EAST SUSSEX CC v. SUSSEX CENTRAL AREA JUSTICES 2019 WL 00237607 (2019)
This is a judgment in a judicial review handed down in January 2019.
Derbyshire County Council v EM & DM  UKUT 240 (AAC)
The Upper Tribunal held that there is no absolute requirement that all EHC Plans must specify a school or other institution (or type of either) in Section 1 of an EHC Plan. The Upper Tribunal found that if the local authority thinks that no school or other institution (or type of either) would be appropriate for the child, the ‘naming’ duty under these sections and thus in section 1 of the EHC Plan cannot as a matter of law arise.
Statutory guidance is clear the Council is ‘responsible for arranging suitable education for permanently excluded pupils, and for other pupils who – because of illness or other reasons – would not receive suitable education without such arrangements being made’.

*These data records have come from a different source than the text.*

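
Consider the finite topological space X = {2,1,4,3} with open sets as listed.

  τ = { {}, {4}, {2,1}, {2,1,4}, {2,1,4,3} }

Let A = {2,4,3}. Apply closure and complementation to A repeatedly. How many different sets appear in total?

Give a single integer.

8

complement {1}; its interior {}; cl(A) = X∖{} = {2,1,4,3}
With k = closure, c = complement:
  1. A     = {2,4,3}
  2. kA    = {2,1,4,3}
  3. cA    = {1}
  4. ckA   = {}
  5. kcA   = {2,1,3}
  6. ckcA  = {4}
  7. kckcA = {4,3}
  8. ckckcA = {2,1}
k, c of each give nothing new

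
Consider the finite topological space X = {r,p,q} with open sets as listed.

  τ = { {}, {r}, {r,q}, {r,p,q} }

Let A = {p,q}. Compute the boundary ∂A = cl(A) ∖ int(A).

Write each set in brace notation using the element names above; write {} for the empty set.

U open, U⊆A: {}. int(A) = ⋃ = {}
X∖A={r}, int(X∖A)={r}, hence cl(A)={p,q}
∂A: remove int from cl → {p,q}

{p,q}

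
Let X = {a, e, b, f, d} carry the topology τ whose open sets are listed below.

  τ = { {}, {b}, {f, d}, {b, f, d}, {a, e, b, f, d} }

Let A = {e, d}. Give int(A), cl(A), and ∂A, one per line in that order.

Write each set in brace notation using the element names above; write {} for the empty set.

int(A) = {}
cl(A)  = {a, e, f, d}
∂A     = {a, e, f, d}

open subsets of A: {}; so int(A) = {}
closure: X∖int(X∖A) = X∖{b} = {a, e, f, d}
∂A = {a, e, f, d} minus {} = {a, e, f, d}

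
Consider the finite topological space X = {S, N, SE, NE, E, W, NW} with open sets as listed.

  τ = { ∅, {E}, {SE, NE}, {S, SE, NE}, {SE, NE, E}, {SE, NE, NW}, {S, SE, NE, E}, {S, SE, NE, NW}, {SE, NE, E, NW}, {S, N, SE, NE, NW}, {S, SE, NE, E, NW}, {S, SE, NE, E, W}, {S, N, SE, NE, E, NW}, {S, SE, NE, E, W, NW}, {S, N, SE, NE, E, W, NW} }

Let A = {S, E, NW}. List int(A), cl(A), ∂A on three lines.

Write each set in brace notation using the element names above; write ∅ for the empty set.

open subsets of A: ∅, {E}; so int(A) = {E}
closure: X∖int(X∖A) = X∖{SE, NE} = {S, N, E, W, NW}
∂A = {S, N, E, W, NW} minus {E} = {S, N, W, NW}

int(A) = {E}
cl(A)  = {S, N, E, W, NW}
∂A     = {S, N, W, NW}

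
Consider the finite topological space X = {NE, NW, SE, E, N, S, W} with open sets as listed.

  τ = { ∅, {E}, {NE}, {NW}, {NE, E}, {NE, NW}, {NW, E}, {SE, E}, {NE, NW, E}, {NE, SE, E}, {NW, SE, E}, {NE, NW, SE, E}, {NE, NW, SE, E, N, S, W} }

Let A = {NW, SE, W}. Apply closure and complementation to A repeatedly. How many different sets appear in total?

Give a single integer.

cl via duality: int({NE, E, N, S}) = {NE, E}, so X∖{NE, E} = {NW, SE, N, S, W}
Write k for closure, c for complement:
  1. A     = {NW, SE, W}
  2. kA    = {NW, SE, N, S, W}
  3. cA    = {NE, E, N, S}
  4. ckA   = {NE, E}
  5. kcA   = {NE, SE, E, N, S, W}
  6. ckcA  = {NW}
  7. kckcA = {NW, N, S, W}
  8. ckckcA = {NE, SE, E}
applying k or c yields no new set

8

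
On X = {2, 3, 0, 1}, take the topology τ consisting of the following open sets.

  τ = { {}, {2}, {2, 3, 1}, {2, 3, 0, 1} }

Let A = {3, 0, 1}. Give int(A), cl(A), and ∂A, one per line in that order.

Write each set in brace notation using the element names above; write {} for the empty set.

int(A) = {}
cl(A)  = {3, 0, 1}
∂A     = {3, 0, 1}

interior: largest open inside A is {} (from {})
cl via duality: int({2}) = {2}, so X∖{2} = {3, 0, 1}
cl∖int = {3, 0, 1}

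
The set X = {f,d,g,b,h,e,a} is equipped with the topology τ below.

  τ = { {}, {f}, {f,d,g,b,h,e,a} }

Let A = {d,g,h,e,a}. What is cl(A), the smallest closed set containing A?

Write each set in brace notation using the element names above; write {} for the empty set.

{d,g,b,h,e,a}

cl via duality: int({f,b}) = {f}, so X∖{f} = {d,g,b,h,e,a}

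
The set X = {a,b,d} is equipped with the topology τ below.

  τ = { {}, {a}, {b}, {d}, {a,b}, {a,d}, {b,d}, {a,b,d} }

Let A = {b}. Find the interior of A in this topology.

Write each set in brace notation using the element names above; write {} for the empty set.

interior: largest open inside A is {b} (from {}, {b})

{b}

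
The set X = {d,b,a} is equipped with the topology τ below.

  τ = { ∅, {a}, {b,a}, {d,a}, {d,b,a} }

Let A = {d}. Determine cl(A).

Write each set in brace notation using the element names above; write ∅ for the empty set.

{d}

complement {b,a}; its interior {b,a}; cl(A) = X∖{b,a} = {d}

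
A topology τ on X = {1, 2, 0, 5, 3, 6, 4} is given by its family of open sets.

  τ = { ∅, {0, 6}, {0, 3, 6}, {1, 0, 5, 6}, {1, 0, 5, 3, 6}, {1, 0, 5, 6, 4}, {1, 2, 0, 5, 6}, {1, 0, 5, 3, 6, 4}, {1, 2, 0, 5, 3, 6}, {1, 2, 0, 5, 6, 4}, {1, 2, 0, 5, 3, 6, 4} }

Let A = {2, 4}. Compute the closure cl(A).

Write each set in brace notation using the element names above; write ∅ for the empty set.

{2, 4}

closure: X∖int(X∖A) = X∖{1, 0, 5, 3, 6} = {2, 4}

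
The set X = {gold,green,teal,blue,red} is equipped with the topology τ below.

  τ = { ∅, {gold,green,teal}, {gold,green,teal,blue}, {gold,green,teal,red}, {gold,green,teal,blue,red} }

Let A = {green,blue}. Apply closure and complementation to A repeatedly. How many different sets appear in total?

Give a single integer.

closure: X∖int(X∖A) = X∖∅ = {gold,green,teal,blue,red}
Let k=closure and c=complement:
  1. A     = {green,blue}
  2. kA    = {gold,green,teal,blue,red}
  3. cA    = {gold,teal,red}
  4. ckA   = ∅
— saturated at 4

4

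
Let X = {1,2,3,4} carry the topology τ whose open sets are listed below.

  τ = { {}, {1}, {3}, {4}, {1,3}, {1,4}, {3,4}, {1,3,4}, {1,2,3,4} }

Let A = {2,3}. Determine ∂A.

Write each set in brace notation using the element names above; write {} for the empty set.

open subsets of A: {}, {3}; so int(A) = {3}
closure: X∖int(X∖A) = X∖{1,4} = {2,3}
∂A = {2,3} minus {3} = {2}

{2}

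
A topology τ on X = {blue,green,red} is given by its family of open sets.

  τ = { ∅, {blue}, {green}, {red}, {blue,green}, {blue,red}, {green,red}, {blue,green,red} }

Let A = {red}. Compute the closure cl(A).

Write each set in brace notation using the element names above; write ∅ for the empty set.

X∖A={blue,green}, int(X∖A)={blue,green}, hence cl(A)={red}

{red}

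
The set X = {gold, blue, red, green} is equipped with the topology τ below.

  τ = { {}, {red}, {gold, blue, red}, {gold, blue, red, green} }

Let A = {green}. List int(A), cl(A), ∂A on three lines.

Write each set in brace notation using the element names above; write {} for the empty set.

int(A) = {}
cl(A)  = {green}
∂A     = {green}

open subsets of A: {}; so int(A) = {}
closure: X∖int(X∖A) = X∖{gold, blue, red} = {green}
∂A = {green} minus {} = {green}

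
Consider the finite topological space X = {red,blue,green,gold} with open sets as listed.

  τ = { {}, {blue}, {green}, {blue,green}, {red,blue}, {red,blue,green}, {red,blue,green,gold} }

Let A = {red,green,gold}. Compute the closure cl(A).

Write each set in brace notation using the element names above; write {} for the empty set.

X∖A={blue}, int(X∖A)={blue}, hence cl(A)={red,green,gold}

{red,green,gold}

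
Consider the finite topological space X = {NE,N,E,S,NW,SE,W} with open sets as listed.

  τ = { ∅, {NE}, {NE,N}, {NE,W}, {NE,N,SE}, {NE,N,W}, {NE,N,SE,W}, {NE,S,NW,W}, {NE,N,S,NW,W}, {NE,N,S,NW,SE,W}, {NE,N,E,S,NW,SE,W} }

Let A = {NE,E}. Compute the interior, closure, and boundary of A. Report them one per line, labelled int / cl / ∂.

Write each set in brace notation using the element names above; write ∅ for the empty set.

opens ⊆ A: ∅, {NE}; union → int = {NE}
complement {N,S,NW,SE,W}; its interior ∅; cl(A) = X∖∅ = {NE,N,E,S,NW,SE,W}
boundary = {NE,N,E,S,NW,SE,W} ∖ {NE} = {N,E,S,NW,SE,W}

int(A) = {NE}
cl(A)  = {NE,N,E,S,NW,SE,W}
∂A     = {N,E,S,NW,SE,W}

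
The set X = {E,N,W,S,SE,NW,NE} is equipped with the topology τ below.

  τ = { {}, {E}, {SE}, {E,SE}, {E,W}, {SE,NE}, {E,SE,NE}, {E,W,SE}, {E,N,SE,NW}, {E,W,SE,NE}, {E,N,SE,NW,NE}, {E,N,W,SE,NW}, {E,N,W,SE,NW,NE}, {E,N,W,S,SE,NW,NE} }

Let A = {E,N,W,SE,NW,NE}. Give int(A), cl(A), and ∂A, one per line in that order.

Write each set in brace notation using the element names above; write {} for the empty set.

interior: largest open inside A is {E,N,W,SE,NW,NE} (from {}, {E}, {SE}, {E,SE}, {SE,NE}, {E,W}, {E,SE,NE}, {E,W,SE}, {E,N,SE,NW}, {E,W,SE,NE}, {E,N,SE,NW,NE}, {E,N,W,SE,NW}, {E,N,W,SE,NW,NE})
cl via duality: int({S}) = {}, so X∖{} = {E,N,W,S,SE,NW,NE}
cl∖int = {S}

int(A) = {E,N,W,SE,NW,NE}
cl(A)  = {E,N,W,S,SE,NW,NE}
∂A     = {S}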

Norfolk County Council (18 013 496)
The Council expected the school to continue to meet the need and put the provision specified in the EHC plan in place until a suitable placement was found even once they have told the Council they cannot meet need. This is not acceptable. The duty is on the Council to secure the provision is made. Once it is on notice that the school is not making the provision then the Council must arrange the provision.
There is a further issue in that the Council was on notice that Y was not attending school because of her anxiety. Where a child cannot attend school because of illness the Council must arrange suitable full-time education. I have seen nothing to show the Council had any regard to its duties to Y in this respect.